I view this thinking as mistaken. It carries several conceptual mistakes. First, reproaching a staleness on the part of the government that is not real, but simply bewilderment over the exhaustion of the transactional formula and the challenge of finding alternative policies to the agreement with the nationalist elites. The same lack of imagination drags down the strategy of PSOE-PSC: yes they make proposals, but they are the same old ones: the familiar arrangement by which the state gives up a little bit of the power it still has in exchange for the secessionists to postpone their plans. There’s a refusal to accept that this is a world -one of cohabitation and temporary arrangements, that, like Béquer’s swallows, will not return. This is not only because the procés has politically activated a large swath of voters that will punish any concession to nationalists. The main reason is because, as the less lazy pundits point out, the conflict is not one between Catalonia and the state but one between Catalans. And with this being the problem -one of two confronted communities-, the solution lies in a new internal power sharing scheme among them -power sharing-, and not in armoring the tools with which the secessionist half built its hegemony. What the constitutionalist faction needs is better representation within Catalonia, and this points to changes in educational and cultural policies at the regional level in a direction opposite to the one demanded by nationalists and that the state may be tempted to offer.
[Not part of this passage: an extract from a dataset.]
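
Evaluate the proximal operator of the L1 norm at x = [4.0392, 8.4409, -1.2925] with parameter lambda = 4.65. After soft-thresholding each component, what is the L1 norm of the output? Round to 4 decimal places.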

Does this mean that we should just settle for the current situation, the status quo, regardless of the unavoidable judicial clearance of what happened? No, if there is no transaction, there could well be transformation. The ideal of a Spain that is more just, more inclusive, proposed not only to Catalans but to all Spaniards, the ideal of a state reformation, borne not from hushed bargaining with nationalist elites but from public deliberation among citizenry. Rather than establishing guarantees for exclusionary linguistic policies, wouldn’t it be better to establish a proper federal linguistic policy, one that is inclusive and fair, by means of an official languages act? Isn’t being a pro-Europe, multilingual (and growingly multi-cultural) civic and exemplarily inclusive nation (like it already is in, for example, sexual diversity) a better, more stimulant and vanguardist project for Spain than that of being a staid plurinational state, an amalgamation of uniform self-centered ethnolinguistic communities that barely get along with each other? A Spain that do not solve the Catalan problem but transcend it. The transactional leadership that is demanded without a trace of enthusiasm is like putting a new sole on an old shoe. The transformational leadership that is needed is like buying a new pair of shoes, and not for “the next twenty years” but to optimistically look forward without an expiry date.